Egypt Independent

Chad: Tensions rise over Deby’s presidential run



President Idriss Deby has ruled Chad with an iron fist for the past 30 years.

The former army chief came to power in a 1990 rebellion that removed dictator Hissene Habre in a coup. He went on to win Chad’s first post-independence elections in 1996 and was reelected in 2001.

After a referendum in 2005 removed the two-term limit from the constitution, Deby continued his winning streak, sweeping presidential elections in 2006, 2011 and 2016.

Chad amended its constitution again in 2018, expanding the president’s powers and increasing the presidential term from five to six years. And although the new constitution reintroduced a two-term limit, this won’t be applied retroactively, leaving Deby free to theoretically stand for president until 2033.

Earlier this week, his party officially nominated the 68-year-old to run for a sixth term in elections scheduled for April 11, 2021.

Despite a government ban on protests under coronavirus laws, Deby’s nomination saw several hundred people gather in the capital N’Djamena, with demonstrators setting tires on fire while chanting, “Leave, Deby!”

Police fired tear gas at the protesters and arrested more than 50 people.

One of those present was prominent opposition politician Succes Masra.
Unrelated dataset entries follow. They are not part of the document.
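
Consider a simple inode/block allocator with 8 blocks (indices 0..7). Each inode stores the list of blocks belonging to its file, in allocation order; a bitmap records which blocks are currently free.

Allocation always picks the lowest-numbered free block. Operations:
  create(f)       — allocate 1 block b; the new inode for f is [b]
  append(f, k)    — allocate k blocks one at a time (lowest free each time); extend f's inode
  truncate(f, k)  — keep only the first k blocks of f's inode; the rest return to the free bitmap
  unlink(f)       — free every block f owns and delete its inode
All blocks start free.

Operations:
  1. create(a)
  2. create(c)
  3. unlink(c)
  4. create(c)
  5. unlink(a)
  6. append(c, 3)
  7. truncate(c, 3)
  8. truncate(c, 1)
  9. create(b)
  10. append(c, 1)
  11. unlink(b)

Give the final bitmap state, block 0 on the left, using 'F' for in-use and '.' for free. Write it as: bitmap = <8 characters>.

bitmap = .FF.....

create(a): bitmap=F....... | a=[0]
create(c): bitmap=FF...... | a=[0] c=[1]
unlink(c): bitmap=F....... | a=[0]
create(c): bitmap=FF...... | a=[0] c=[1]
unlink(a): bitmap=.F...... | c=[1]
append(c, 3): bitmap=FFFF.... | c=[1, 0, 2, 3]
truncate(c, 3): bitmap=FFF..... | c=[1, 0, 2]
truncate(c, 1): bitmap=.F...... | c=[1]
create(b): bitmap=FF...... | b=[0] c=[1]
append(c, 1): bitmap=FFF..... | b=[0] c=[1, 2]
unlink(b): bitmap=.FF..... | c=[1, 2]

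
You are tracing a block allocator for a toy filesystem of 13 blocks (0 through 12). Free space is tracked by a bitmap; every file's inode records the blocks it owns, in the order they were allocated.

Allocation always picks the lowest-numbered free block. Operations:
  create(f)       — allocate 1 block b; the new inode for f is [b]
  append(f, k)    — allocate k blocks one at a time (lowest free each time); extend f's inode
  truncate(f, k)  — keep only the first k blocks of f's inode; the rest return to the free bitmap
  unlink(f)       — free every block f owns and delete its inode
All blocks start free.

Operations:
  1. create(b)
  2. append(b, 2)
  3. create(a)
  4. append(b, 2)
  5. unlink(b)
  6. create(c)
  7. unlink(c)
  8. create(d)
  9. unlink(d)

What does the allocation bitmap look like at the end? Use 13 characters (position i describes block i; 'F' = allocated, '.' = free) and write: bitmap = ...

after create(b) → b:[0]  free=[F............]
after append(b, 2) → b:[0, 1, 2]  free=[FFF..........]
after create(a) → a:[3], b:[0, 1, 2]  free=[FFFF.........]
after append(b, 2) → a:[3], b:[0, 1, 2, 4, 5]  free=[FFFFFF.......]
after unlink(b) → a:[3]  free=[...F.........]
after create(c) → a:[3], c:[0]  free=[F..F.........]
after unlink(c) → a:[3]  free=[...F.........]
after create(d) → a:[3], d:[0]  free=[F..F.........]
after unlink(d) → a:[3]  free=[...F.........]

bitmap = ...F.........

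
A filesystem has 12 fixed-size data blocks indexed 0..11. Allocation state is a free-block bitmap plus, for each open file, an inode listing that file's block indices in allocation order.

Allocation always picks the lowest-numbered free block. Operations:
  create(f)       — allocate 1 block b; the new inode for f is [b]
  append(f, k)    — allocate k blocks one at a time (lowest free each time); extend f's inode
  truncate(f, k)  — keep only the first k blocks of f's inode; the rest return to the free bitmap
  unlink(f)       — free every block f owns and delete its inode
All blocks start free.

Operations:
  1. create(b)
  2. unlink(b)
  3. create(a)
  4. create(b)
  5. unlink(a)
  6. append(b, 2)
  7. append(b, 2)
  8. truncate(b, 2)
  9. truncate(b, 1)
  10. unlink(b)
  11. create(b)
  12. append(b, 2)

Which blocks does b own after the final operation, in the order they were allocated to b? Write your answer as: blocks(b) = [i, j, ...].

blocks(b) = [0, 1, 2]

  1. create(b)  ⇒  F...........  {b→[0]}
  2. unlink(b)  ⇒  ............  {}
  3. create(a)  ⇒  F...........  {a→[0]}
  4. create(b)  ⇒  FF..........  {a→[0]; b→[1]}
  5. unlink(a)  ⇒  .F..........  {b→[1]}
  6. append(b, 2)  ⇒  FFF.........  {b→[1, 0, 2]}
  7. append(b, 2)  ⇒  FFFFF.......  {b→[1, 0, 2, 3, 4]}
  8. truncate(b, 2)  ⇒  FF..........  {b→[1, 0]}
  9. truncate(b, 1)  ⇒  .F..........  {b→[1]}
  10. unlink(b)  ⇒  ............  {}
  11. create(b)  ⇒  F...........  {b→[0]}
  12. append(b, 2)  ⇒  FFF.........  {b→[0, 1, 2]}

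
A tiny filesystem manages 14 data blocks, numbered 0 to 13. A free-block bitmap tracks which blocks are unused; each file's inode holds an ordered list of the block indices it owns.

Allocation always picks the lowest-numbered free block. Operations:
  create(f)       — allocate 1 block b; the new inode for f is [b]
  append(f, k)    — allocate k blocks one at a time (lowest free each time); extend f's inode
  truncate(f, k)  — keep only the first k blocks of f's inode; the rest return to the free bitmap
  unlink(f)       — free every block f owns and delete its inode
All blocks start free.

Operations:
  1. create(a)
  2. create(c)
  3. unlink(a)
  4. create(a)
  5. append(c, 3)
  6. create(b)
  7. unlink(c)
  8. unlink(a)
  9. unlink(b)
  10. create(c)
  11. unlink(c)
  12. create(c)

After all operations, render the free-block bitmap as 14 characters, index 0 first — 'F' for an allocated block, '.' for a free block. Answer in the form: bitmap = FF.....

bitmap = F.............

create(a): bitmap=F............. | a=[0]
create(c): bitmap=FF............ | a=[0] c=[1]
unlink(a): bitmap=.F............ | c=[1]
create(a): bitmap=FF............ | a=[0] c=[1]
append(c, 3): bitmap=FFFFF......... | a=[0] c=[1, 2, 3, 4]
create(b): bitmap=FFFFFF........ | a=[0] b=[5] c=[1, 2, 3, 4]
unlink(c): bitmap=F....F........ | a=[0] b=[5]
unlink(a): bitmap=.....F........ | b=[5]
unlink(b): bitmap=.............. | 
create(c): bitmap=F............. | c=[0]
unlink(c): bitmap=.............. | 
create(c): bitmap=F............. | c=[0]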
He told DW his party, Les Transformateurs (The Transformers), had called for a peaceful people’s march to demand justice and reforms on the weekend, yet he ended up seeking refuge within the security perimeter of the US Embassy, along with 10 other party members, to escape being arrested.

Masra called on the West to do more to pressure Deby’s government to stop violations of fundamental rights.

“We demand that the international community, like France, Germany, the European Union and the US, help the Chadian people demand the same rights that people in these big international countries have,” Masra told DW.

“We also demand the right to peaceful assembly and the right to march and express our heartfelt desires in a peaceful manner.”

“Why should this lead to attempts to arrest us, or arrests and even kidnappings?” Masra asked.

Deby’s decades in power

Mismanagement and falling oil prices have exacerbated poverty and raised discontent in the landlocked country in Africa’s Sahel belt.

One of the poorest nations in the world, two thirds of Chad’s 15.8 million people live in abject poverty, according to the World Food Programme, despite the nation’s sizable reserves of crude oil.

“Corruption, bribery, and nepotism are endemic in Chad,” says Freedom House’s online profile on Chad. “Corruption charges against high-level officials that do go forward are widely viewed as selective prosecutions meant to discredit those who pose a threat to Deby or his allies.”

Deby’s opponents accuse him of paralyzing the country’s institutions to keep himself in power.

“Everything is centralized around the presidency — [Deby] uses all the weapons of absolute power while tyrannizing society,” said Roland Marchal, a fellow at the Institute for Political Studies in Paris, told DW.

Western governments, however, largely view Chad as an essential ally in the fight against Islamist militias in the Sahel region. French President Emmanuel Macron, for example, is expected to attend the G5 Sahel summit in Chad early next week.

Opposition backs joint candidate

In the past, ethnic divisions have fragmented and weakened Chad’s opposition.

it’s trying a different approach though for the 2021 election.

More than a dozen opposition parties announced on Tuesday that they are supporting a joint candidate, 55-year-old political newcomer Theophile Bongoro, to avoid splitting the anti-Deby vote.

Bongoro is a notary who has never taken part in any election.

“We want power to be handed over democratically, through the ballot box,” AFP reported Bongoro as saying after being named candidate.

Political analyst Roland Marchal doubts, however, that the opposition alliance will achieve much.

“In the end, Idriss Deby and his regime are in position to create fictional opposition groups and provoke division that way. So I think there will be more candidates by the time we get to the election,” he said.

The presidential election will be followed by a legislative ballot, set for October 24. It has been repeatedly postponed since 2015.